It's a really interesting one given the enormous Bury thread and other discussions about finance.
I thought I'd have a quick look myself.
The guy has made his money from the highly moral field of Personal Injury claims, but fair play to him he set up his own firm in 2001 and sold it for £14m six years ago.
He then set up the Pure Claims business with a bewildering number of different limited companies for a relatively small concern, only three of them appear to be of any size at all:
Pure Legal Ltd - £5m turnover in 2018, £3m loss!
Pure Legal Costs Consultants - T/o under £2m, broke even in 2018
Pryers Solicitors - £4m turnover in 2018, small loss
Pryers is a solicitors firm in York that he acquired for £13m in December 2015 and hadn't turned a profit by March 2018.

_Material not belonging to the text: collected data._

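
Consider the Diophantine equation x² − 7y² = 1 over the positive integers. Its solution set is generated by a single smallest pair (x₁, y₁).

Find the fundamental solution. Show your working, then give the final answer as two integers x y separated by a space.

d=7: √d = [2; 1,1,1,4] (ℓ=4, even), read p_3/q_3
step 0: (2, 1)  from 2·(1,0) + (0,1)
step 1: (3, 1)  from 1·(2,1) + (1,0)
step 2: (5, 2)  from 1·(3,1) + (2,1)
step 3: (8, 3)  from 1·(5,2) + (3,1)
→ (8, 3).  Check: 8²=64, 7·3²=63, difference 1.

8 3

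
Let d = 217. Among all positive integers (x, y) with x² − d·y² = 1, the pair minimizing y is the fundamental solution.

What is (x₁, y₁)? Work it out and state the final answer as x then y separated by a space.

3844063 260952

√217 = [14; 1,2,1,2,1,…,2,1,28, …], period ℓ=16 (even) → k=15
i=0: a=14 ⇒ p=14, q=1
i=1: a=1 ⇒ p=15, q=1
i=2: a=2 ⇒ p=44, q=3
…
i=4: a=2 ⇒ p=162, q=11
…
i=6: a=1 ⇒ p=383, q=26
i=7: a=9 ⇒ p=3668, q=249
i=8: a=4 ⇒ p=15055, q=1022
…
i=10: a=1 ⇒ p=154218, q=10469
i=11: a=1 ⇒ p=293381, q=19916
i=12: a=2 ⇒ p=740980, q=50301
i=13: a=1 ⇒ p=1034361, q=70217
i=14: a=2 ⇒ p=2809702, q=190735
i=15: a=1 ⇒ p=3844063, q=260952
→ (3844063, 260952).  Check: 3844063²=14776820347969, 217·260952²=14776820347968, difference 1.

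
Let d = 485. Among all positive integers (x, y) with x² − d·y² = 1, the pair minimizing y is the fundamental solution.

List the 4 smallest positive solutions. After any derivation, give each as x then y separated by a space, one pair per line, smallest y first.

969 44
1877921 85272
3639409929 165257092
7053174564481 320268159024

[22; 44] for √485; ℓ=1 ⇒ convergent index 1
i=0: a=22 ⇒ p=22, q=1
i=1: a=44 ⇒ p=969, q=44
fundamental: x₁=969, y₁=44  (since 938961 − 485·1936 = 1)
k=2:  x_2 = 969·969+485·44·44 = 1877921,  y_2 = 969·44+44·969 = 85272
k=3:  x_3 = 969·1877921+485·44·85272 = 3639409929,  y_3 = 969·85272+44·1877921 = 165257092
k=4:  x_4 = 969·3639409929+485·44·165257092 = 7053174564481,  y_4 = 969·165257092+44·3639409929 = 320268159024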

I can't find any other business of his that is actually trading.
Back in 2015 a Law journal wrote " He (Hodgkinson) is targeting the acquisition of four businesses that will create a firm of 300 people with a turnover of £30m if they all complete"
I can't see that by March 2018 he had businesses with a combined turnover of much more than around £10m, and even those were reporting losses.
You could maybe run his previous club, Southport, on that, but not a football league club.
By comparison, Alan Hardy's business had a turnover of around £70m.
For some reason the ownership of Huddersfield Town is in the name of Pure Sports Consultancy Ltd, a company which was incorporated in 2015 and has never traded.
It's curious to be sure.
Moral business of personal injury claims? Promoting and facilitating insurance fraud?